The safety profile of cabozantinib in this study was consistent with its known safety profile. The median duration of exposure (including dose interruptions) was longer in the cabozantinib arm (4.4 months) compared to the placebo arm (2.3 months). The most frequently reported adverse events (≥ 20%) in the cabozantinib arm included diarrhea, palmar-plantar erythrodysesthesia (PPE), hypertension, fatigue, increased alanine aminotransferase (ALT), nausea, increased aspartate aminotransferase (AST), decreased appetite, and hypocalcemia. Grade 3/4 adverse events (≥ 5%) included PPE, hypertension, fatigue, diarrhea, and hypocalcemia.
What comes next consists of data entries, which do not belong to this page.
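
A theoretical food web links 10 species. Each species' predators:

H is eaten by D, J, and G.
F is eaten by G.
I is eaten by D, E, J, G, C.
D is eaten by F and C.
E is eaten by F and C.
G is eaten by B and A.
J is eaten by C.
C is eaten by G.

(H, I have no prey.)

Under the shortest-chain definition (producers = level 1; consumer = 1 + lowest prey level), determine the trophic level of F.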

Hypocalcemia was reported more frequently in Study XL184-311 than in previous pooled studies, consistent with the higher proportion of patients with prior thyroidectomy, a known risk factor for this complication.

The safety profile of cabozantinib administered at 60 mg once daily (tablets) in adult patients with RAI-refractory DTC was considered manageable with dose modifications. Appropriate dosing modification instructions are included in the Cabometyx Product Monograph. No new safety concerns were identified. A Risk Management Plan (RMP) was not reviewed for this submission.

The benefit-risk profile of Cabometyx for the treatment of adult patients with RAI-refractory DTC was considered favourable. The indication was revised to accurately reflect the study design, patient enrollment, and results of the pivotal trial as follows:

Cabometyx is indicated for the treatment of adult patients with locally advanced or metastatic differentiated thyroid carcinoma (DTC) that has progressed following prior VEGFR-targeted therapy and who are radioactive iodine-refractory or ineligible.

For further details about Cabometyx, please refer to the Product Monograph, approved by Health Canada and available through the Drug Product Database.